@ENPC – March 2010 – C. Douthe, M. Vrontissi

This yearly workshop is dedicated to the realisation of a footbridge, this year in bamboo. It mixes third year engineering and architecture students. It starts with an introduction to structural mechanics and to bamboo traditional construction and it ends up with the construction of a 6m footbridge. Students not only get familiar with all the steps of the design process but make the physical experiment with their own body of the full scale realisation of an object that they have conceived. A first experience as builders that most of them will remember.

Detailed constraints

Each group of students has to design and build a bamboo bridge over a gap of 6m, which means: not a sculpture but a structure capable of supporting the crossing of a member of the team. The gap is delimited by two main supports consisting of tables with a height of about 0.75m. Between these two supports, the structure can have as many intermediate supports as necessary to the extent that a clearance of 2.5m² is left free below the structure. The minimum width of the deck available for users is 0.5m.
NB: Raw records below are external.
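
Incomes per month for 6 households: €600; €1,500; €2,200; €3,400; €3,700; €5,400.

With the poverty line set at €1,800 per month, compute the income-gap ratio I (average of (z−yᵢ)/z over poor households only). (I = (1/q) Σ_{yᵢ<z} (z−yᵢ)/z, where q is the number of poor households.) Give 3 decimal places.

Below the line: €600, €1,500 (q = 2 of N = 6).
Relative gaps: 0.6667, 0.1667; sum = 0.833333.
The income-gap ratio divides by q (the poor only): 0.833333 / 2 = 0.417.

0.417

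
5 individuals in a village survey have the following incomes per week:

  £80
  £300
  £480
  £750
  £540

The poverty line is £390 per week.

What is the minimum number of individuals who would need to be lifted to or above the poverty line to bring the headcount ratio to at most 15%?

2 of the 5 individuals are poor, so H = 2/5 = 0.400.
A headcount ratio of at most 15% allows at most ⌊0.15 × 5⌋ = 0 poor individuals.
So at least 2 − 0 = 2 must be lifted.

2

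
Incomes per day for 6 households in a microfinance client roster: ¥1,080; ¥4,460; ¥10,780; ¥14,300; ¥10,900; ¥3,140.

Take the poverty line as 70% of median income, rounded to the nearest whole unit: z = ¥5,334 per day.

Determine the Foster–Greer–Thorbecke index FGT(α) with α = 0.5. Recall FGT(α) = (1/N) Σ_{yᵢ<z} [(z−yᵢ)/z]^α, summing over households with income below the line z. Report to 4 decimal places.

0.3232

Poor units: ¥1,080, ¥3,140, ¥4,460 (q = 3 of N = 6).
Normalized shortfalls: (5334−1080)/5334 = 0.7975; (5334−3140)/5334 = 0.4113; (5334−4460)/5334 = 0.1639.
Raised to α = 0.5: 0.89304; 0.64135; 0.40479.
Sum = 1.939177; FGT(0.5) = 1.939177 / 6 = 0.3232.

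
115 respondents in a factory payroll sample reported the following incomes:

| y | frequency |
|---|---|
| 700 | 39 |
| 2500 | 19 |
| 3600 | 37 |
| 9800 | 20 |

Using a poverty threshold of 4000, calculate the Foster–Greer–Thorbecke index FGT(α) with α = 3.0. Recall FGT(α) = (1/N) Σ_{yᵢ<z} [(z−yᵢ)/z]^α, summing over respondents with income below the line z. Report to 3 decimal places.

0.199

Below z: 39×700, 19×2500, 37×3600 (q = 95 of N = 115).
Shortfall ratios: (4000−700)/4000 = 0.8250 (×39); (4000−2500)/4000 = 0.3750 (×19); (4000−3600)/4000 = 0.1000 (×37).
Raised to α = 3.0: 0.56152 (×39); 0.05273 (×19); 0.00100 (×37).
Sum = 22.938062; FGT(3.0) = 22.938062 / 115 = 0.199.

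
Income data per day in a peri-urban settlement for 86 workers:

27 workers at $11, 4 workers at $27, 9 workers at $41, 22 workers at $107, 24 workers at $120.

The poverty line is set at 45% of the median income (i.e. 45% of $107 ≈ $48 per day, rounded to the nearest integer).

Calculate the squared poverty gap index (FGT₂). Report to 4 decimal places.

Below z: 27×$11, 4×$27, 9×$41 (q = 40 of N = 86).
Normalized shortfalls: (48−11)/48 = 0.7708 (×27); (48−27)/48 = 0.4375 (×4); (48−41)/48 = 0.1458 (×9).
Squared: 0.5942 (×27); 0.1914 (×4); 0.0213 (×9).
Sum = 17.000000; P₂ = 17.000000 / 86 = 0.1977.

0.1977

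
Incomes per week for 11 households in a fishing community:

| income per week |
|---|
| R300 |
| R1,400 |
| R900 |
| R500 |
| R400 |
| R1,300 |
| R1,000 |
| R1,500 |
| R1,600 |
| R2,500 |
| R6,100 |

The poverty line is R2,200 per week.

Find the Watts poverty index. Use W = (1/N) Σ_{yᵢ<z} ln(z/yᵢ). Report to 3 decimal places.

Incomes under z: R300, R400, R500, R900, R1,000, R1,300, R1,400, R1,500, R1,600 (q = 9 of N = 11).
ln(z/y) terms: ln(2200/300) = 1.9924; ln(2200/400) = 1.7047; ln(2200/500) = 1.4816; ln(2200/900) = 0.8938; ln(2200/1000) = 0.7885; ln(2200/1300) = 0.5261; ln(2200/1400) = 0.4520; ln(2200/1500) = 0.3830; ln(2200/1600) = 0.3185.
W = 8.540582 / 11 = 0.776.

0.776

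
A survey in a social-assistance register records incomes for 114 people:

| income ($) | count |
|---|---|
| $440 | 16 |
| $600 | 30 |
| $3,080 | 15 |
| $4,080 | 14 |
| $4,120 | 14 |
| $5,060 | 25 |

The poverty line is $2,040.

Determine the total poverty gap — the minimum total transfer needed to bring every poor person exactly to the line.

$68,800

Below the line: 16×$440, 30×$600 (q = 46 of N = 114).
Individual gaps: 16×(2040−440) = 25600; 30×(2040−600) = 43200.
Aggregate gap = $68,800.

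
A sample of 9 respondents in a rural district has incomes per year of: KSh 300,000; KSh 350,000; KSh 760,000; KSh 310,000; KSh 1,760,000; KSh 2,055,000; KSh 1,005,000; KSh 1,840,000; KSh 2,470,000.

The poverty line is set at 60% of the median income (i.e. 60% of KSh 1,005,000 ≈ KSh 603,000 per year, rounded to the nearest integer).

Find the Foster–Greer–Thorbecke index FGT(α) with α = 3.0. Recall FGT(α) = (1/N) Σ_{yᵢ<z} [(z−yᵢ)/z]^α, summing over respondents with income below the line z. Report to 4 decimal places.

Incomes under z: KSh 300,000, KSh 310,000, KSh 350,000 (q = 3 of N = 9).
Normalized shortfalls: (603000−300000)/603000 = 0.5025; (603000−310000)/603000 = 0.4859; (603000−350000)/603000 = 0.4196.
Raised to α = 3.0: 0.12687; 0.11472; 0.07386.
Sum = 0.315458; FGT(3.0) = 0.315458 / 9 = 0.0351.

0.0351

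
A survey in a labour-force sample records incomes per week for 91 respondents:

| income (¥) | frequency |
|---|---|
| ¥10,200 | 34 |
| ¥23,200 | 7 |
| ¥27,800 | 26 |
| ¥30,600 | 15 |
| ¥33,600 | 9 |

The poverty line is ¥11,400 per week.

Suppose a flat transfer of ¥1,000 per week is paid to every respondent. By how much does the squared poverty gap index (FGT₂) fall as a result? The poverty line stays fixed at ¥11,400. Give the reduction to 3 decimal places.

Before: below the line — 34×¥10,200; squared poverty gap index (FGT₂) = 0.00414.
After the ¥1,000 transfer: below the line — 34×¥11,200; squared poverty gap index (FGT₂) = 0.00011.
Reduction = 0.00414 − 0.00011 = 0.004.

0.004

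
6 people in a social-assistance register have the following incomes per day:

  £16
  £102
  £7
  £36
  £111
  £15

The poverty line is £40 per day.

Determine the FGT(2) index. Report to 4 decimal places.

0.2402

Incomes under z: £7, £15, £16, £36 (q = 4 of N = 6).
Relative gaps: (40−7)/40 = 0.8250; (40−15)/40 = 0.6250; (40−16)/40 = 0.6000; (40−36)/40 = 0.1000.
Squared: 0.6806; 0.3906; 0.3600; 0.0100.
Sum = 1.441250; P₂ = 1.441250 / 6 = 0.2402.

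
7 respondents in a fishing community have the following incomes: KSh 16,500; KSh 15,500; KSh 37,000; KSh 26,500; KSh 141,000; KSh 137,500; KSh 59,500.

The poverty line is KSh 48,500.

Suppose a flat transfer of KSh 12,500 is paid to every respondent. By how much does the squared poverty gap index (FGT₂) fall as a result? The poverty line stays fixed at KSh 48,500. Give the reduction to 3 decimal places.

Before: below the line — KSh 15,500, KSh 16,500, KSh 26,500, KSh 37,000; squared poverty gap index (FGT₂) = 0.16575.
After the KSh 12,500 transfer: below the line — KSh 28,000, KSh 29,000, KSh 39,000; squared poverty gap index (FGT₂) = 0.05410.
Reduction = 0.16575 − 0.05410 = 0.112.

0.112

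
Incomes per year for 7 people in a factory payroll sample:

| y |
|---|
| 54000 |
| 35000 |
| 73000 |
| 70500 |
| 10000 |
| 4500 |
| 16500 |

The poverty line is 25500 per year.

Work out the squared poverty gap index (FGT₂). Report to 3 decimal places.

Below the line: 4500, 10000, 16500 (q = 3 of N = 7).
Normalized shortfalls: (25500−4500)/25500 = 0.8235; (25500−10000)/25500 = 0.6078; (25500−16500)/25500 = 0.3529.
Squared: 0.6782; 0.3695; 0.1246.
Sum = 1.172241; P₂ = 1.172241 / 7 = 0.167.

0.167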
There are no special requirements for the slope of the bridge as long as the crossing of the 7m remains possible and as the deck does not go over 1.3m.
For obvious safety reasons, the supervisors and the jury are the only ones able to allow the crossing of the bridge and reserve the right to do pre-loading tests, so that each bridge must be able to withstand a load of 100kg placed in any point. To support the different loads, it is permitted to use some team members to weight the abutments which must be managed accordingly.

Teaching Material

Material at one’s disposal

  • 100m of ∅=20mm bamboo
  • 500m of sisal rope

Mar. 2015 

Mar. 2014 

Mar. 2010 

Features of the 2010 edition

For this second edition in bamboo, the workshop was hold in the great hall of the ENPC. Beside its very central position in the building, it has also a very slipery granitic floor which definitively precludes horizontal reaction on the ground. The five bridges were thus designed accordingly. Most bridges used an intermediate pier and consisted in two truss beams jointed with spacers, but one group managed an remarkable 3D continuous space truss relying on two symetrical piers. Moreover, lessons from last year flexural-torsional instability had been memorised and every bridge could be crossed by all the members of the team, successively.